The headlines track Emery’s path along the very soft underbelly of local crime:

“Golf balls, nude sunbathing, dispute over $1 lead to arrests.”

“Cocaine charge follows report of ‘bear attack.’ ”

The cocaine/bear story is one of Emery’s favorites. It involved a Somerset couple, Joseph and Christine Crawford, who called the police to report three bears in their backyard. The police came, they looked, they found no bears. Just a few minutes later, they came again to the Crawfords’ house after a frantic call that the bears were trying to enter the house. Again, the police found no bears. What they did find is best summed up in a quote from Somerset Officer Lance Mello in Emery’s story:

“I then asked Mr. Crawford if he was under the influence of any drugs and he stated he and his wife have been doing cocaine all night long. I then asked Mr.
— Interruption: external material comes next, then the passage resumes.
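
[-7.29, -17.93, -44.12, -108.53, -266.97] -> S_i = -7.29*2.46^i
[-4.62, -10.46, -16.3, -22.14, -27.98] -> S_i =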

Crawford if he had any cocaine on him and he stated he had a bag in his front pocket and two straws in his rear pocket.”

Crawford was arrested, and took his special criminal place apart from the dreary muggers and thieves.

Then there was: “Fall River man charged in theft of bottle of tequila.”

It sounds pretty mundane, but Emery again found treasure in the details:

“A prominent bulge in the front of his pants, which turned out to be a $52 bottle of tequila, has landed a Fall River man in jail.”

Then, in the brief but intoxicating story, Emery brought his special touch to that moment when the police were finally able to arrest a suspect in the ongoing shoplifting at Somerset Liquors:

“But then the worm turned.”

You can’t make them up. And you can’t write them any better.